In 2014, he was one of the 23 Greeks and Greek-Americans chosen to be featured in "Greeks Gone West", a series of short portrait films, to share their story on how they have pushed through the toughest parts of their journey to become successful in the United States. The series was supported by the Embassy of the United States in Athens and the Greek national newspaper Kathimerini.

==Foundation work==

In 2008, Sitaras Fitness was a featured auction donor of the Princess Grace Awards Gala in New York City. John Sitaras was also a special guest speaker for Turn 2 Foundation, a charity organization founded by Derek Jeter, with a mission to help children and teenagers avoid drug and alcohol addiction, and to reward those who show high academic achievement and adopt healthier lifestyles.

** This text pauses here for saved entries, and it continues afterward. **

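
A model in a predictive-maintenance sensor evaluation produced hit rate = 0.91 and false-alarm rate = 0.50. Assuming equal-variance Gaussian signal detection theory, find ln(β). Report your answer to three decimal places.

ln β = -0.899

z(H) = z(0.91) = 1.3408
z(FA) = z(0.50) = 0.0000
ln β = −½·[z(H)² − z(FA)²] = −0.5 × (1.7977 − 0.0000) = -0.89885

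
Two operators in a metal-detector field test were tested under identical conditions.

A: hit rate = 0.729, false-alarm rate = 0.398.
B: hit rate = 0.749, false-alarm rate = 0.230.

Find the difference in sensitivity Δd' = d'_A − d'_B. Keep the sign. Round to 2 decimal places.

Δd' = -0.54

A: z(0.729) = 0.610, z(0.398) = -0.259, d' = 0.869
B: z(0.749) = 0.671, z(0.230) = -0.739, d' = 1.410
Δd' = d'_A − d'_B = 0.869 − 1.410 = -0.541
B has the higher sensitivity.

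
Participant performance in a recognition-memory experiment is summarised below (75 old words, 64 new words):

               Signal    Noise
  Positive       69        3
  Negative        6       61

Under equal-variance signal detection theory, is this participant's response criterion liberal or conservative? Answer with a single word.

z(H) = 1.405, z(FA) = -1.676
c = −½·(z(H) + z(FA)) = 0.1355
c > 0 → conservative criterion (biased toward responding “no”).

conservative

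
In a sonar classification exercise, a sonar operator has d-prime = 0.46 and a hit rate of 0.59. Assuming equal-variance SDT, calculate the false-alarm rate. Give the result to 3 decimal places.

false-alarm rate = 0.408

z(hit rate) = z(0.59) = 0.2275
z(FA) = z(H) − d' = 0.2275 − 0.46 = -0.2325
false-alarm rate = Φ(-0.2325) = 0.4081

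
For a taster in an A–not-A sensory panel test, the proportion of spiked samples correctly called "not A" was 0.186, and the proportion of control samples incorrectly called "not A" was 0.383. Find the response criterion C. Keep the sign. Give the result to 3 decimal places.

C = 0.595

z(0.186) = -0.8927, z(0.383) = -0.2976
c = −½·[z(H) + z(FA)] = −0.5 × (-0.8927 + (-0.2976)) = 0.59515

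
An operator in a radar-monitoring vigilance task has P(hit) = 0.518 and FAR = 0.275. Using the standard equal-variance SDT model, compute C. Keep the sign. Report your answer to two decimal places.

z(0.518) = 0.0451, z(0.275) = -0.5978
c = −½·[z(H) + z(FA)] = −0.5 × (0.0451 + (-0.5978)) = 0.27635
c > 0: the operator has a conservative response bias.

C = 0.28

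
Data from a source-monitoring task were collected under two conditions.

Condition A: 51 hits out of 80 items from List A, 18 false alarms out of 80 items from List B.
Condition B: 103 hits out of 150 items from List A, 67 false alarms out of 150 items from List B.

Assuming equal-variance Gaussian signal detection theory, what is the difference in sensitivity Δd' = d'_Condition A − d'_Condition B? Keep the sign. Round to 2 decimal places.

Condition A: z(0.6375) = 0.352, z(0.2250) = -0.755, d' = 1.107
Condition B: z(0.6867) = 0.487, z(0.4467) = -0.134, d' = 0.621
Δd' = d'_Condition A − d'_Condition B = 1.107 − 0.621 = 0.486
Condition A has the higher sensitivity.

Δd' = 0.49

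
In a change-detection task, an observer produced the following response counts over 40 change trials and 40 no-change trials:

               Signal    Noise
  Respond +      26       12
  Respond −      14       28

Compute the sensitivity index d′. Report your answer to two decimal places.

H = 26/40 = 0.6500
FA = 12/40 = 0.3000
Φ⁻¹(0.6500) = 0.3853, Φ⁻¹(0.3000) = -0.5244
d' = z(H) − z(FA) = 0.3853 − (-0.5244) = 0.9097

d′ = 0.91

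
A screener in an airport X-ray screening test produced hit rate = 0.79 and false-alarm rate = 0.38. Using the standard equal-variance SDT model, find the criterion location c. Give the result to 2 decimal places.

z(H) = 0.806
z(FA) = -0.305
c = −½·[z(H) + z(FA)] = −0.5 × (0.806 + (-0.305)) = -0.2505
c < 0: the screener has a liberal response bias.

c = -0.25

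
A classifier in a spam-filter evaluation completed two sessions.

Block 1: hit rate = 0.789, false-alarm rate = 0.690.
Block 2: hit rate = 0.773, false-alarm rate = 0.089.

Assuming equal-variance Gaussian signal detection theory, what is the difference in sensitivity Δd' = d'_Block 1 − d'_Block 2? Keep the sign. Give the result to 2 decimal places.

Δd' = -1.79

Block 1: z(0.789) = 0.803, z(0.690) = 0.496, d' = 0.307
Block 2: z(0.773) = 0.749, z(0.089) = -1.347, d' = 2.096
Δd' = d'_Block 1 − d'_Block 2 = 0.307 − 2.096 = -1.789
Block 2 has the higher sensitivity.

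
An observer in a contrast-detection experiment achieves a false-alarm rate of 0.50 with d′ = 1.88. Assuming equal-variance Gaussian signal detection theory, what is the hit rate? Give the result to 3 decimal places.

z(false-alarm rate) = z(0.50) = 0.0000
z(H) = z(FA) + d' = 0.0000 + 1.88 = 1.8800
hit rate = Φ(1.8800) = 0.9699

hit rate = 0.970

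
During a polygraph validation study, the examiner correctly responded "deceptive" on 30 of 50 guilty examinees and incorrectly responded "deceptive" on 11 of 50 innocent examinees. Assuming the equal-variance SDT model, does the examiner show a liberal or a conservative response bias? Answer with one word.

z(H) = 0.253, z(FA) = -0.772
c = −½·(z(H) + z(FA)) = 0.2595
c > 0 → conservative criterion (biased toward responding “no”).

conservative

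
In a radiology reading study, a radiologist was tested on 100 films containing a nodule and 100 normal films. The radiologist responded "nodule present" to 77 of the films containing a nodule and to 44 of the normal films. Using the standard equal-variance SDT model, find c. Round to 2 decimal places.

c = -0.29

H = 77/100 = 0.7700
FA = 44/100 = 0.4400
z(H) = z(0.7700) = 0.7388
z(FA) = z(0.4400) = -0.1510
c = −½·[z(H) + z(FA)] = −0.5 × (0.7388 + (-0.1510)) = -0.2939
c < 0: the radiologist has a liberal response bias.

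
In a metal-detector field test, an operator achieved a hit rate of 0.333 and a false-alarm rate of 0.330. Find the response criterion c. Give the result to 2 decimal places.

z(0.333) = -0.432, z(0.330) = -0.440
c = −½·[z(H) + z(FA)] = −0.5 × (-0.432 + (-0.440)) = 0.436

c = 0.44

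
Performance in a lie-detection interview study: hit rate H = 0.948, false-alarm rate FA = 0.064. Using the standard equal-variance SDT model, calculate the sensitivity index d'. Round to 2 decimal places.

z(H) = 1.626
z(FA) = -1.522
d' = z(H) − z(FA) = 1.626 − (-1.522) = 3.148

d' = 3.15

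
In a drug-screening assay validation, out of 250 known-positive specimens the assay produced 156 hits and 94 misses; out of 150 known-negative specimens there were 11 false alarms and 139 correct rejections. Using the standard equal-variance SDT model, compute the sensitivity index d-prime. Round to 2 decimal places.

d-prime = 1.77

H = 156/250 = 0.6240
FA = 11/150 = 0.0733
Φ⁻¹(H) = Φ⁻¹(0.6240) = 0.3160
Φ⁻¹(FA) = Φ⁻¹(0.0733) = -1.4516
d' = z(H) − z(FA) = 0.3160 − (-1.4516) = 1.7676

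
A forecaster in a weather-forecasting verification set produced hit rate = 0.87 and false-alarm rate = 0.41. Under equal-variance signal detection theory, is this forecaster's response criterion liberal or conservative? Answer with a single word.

z(H) = 1.126, z(FA) = -0.228
c = −½·(z(H) + z(FA)) = -0.449
c < 0 → liberal criterion (biased toward responding “yes”).

liberal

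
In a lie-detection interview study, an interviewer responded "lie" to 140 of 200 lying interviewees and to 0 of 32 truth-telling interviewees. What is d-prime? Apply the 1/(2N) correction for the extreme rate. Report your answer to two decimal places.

d-prime = 2.68

The false-alarm rate is 0/32 = 0, so apply the 1/(2N) correction: FA → 1/(2·32) = 0.01562.
z(H) = z(0.70000) = 0.524
z(FA) = z(0.01562) = -2.154
d' = 0.524 − (-2.154) = 2.678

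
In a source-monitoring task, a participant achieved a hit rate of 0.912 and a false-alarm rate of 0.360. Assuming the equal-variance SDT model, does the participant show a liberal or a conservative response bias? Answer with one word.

liberal

z(H) = 1.353, z(FA) = -0.358
c = −½·(z(H) + z(FA)) = -0.4975
c < 0 → liberal criterion (biased toward responding “yes”).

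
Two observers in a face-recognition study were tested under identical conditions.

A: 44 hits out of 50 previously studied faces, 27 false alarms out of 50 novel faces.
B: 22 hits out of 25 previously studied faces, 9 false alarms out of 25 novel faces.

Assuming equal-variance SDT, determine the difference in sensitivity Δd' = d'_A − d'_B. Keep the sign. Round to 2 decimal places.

Δd' = -0.46

A: z(0.8800) = 1.175, z(0.5400) = 0.100, d' = 1.075
B: z(0.8800) = 1.175, z(0.3600) = -0.358, d' = 1.533
Δd' = d'_A − d'_B = 1.075 − 1.533 = -0.458
B has the higher sensitivity.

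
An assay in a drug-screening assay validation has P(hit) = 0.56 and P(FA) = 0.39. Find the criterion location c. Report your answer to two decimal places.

c = 0.06

z(H) = z(0.56) = 0.1510
z(FA) = z(0.39) = -0.2793
c = −½·[z(H) + z(FA)] = −0.5 × (0.1510 + (-0.2793)) = 0.06415
c > 0: the assay has a conservative response bias.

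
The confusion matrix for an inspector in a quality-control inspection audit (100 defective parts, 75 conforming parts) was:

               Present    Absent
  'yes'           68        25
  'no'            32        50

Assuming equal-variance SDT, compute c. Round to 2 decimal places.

c = -0.02

H = 68/100 = 0.6800
FA = 25/75 = 0.3333
z(H) = z(0.6800) = 0.4677
z(FA) = z(0.3333) = -0.4308
c = −½·[z(H) + z(FA)] = −0.5 × (0.4677 + (-0.4308)) = -0.01845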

As a Brooklyn native, he instructed Brooklyn and Bronx children in the rigors of physical fitness and the rewards of pursuing their dream.

On July 7, 2012, at the "Unmasked" fundraising event in Bridgehampton, New York sponsored by Alexander Soros, a Sitaras Fitness gym package was auctioned in favor of the NGO Global Witness, an advocacy and activist organization that fights natural resource-related conflict and corruption and associated environmental and human rights abuses.

John Sitaras was one of the main fundraisers for The American Cancer Society at 2012 "Over The Edge" event, by rappelling down a skyscraper.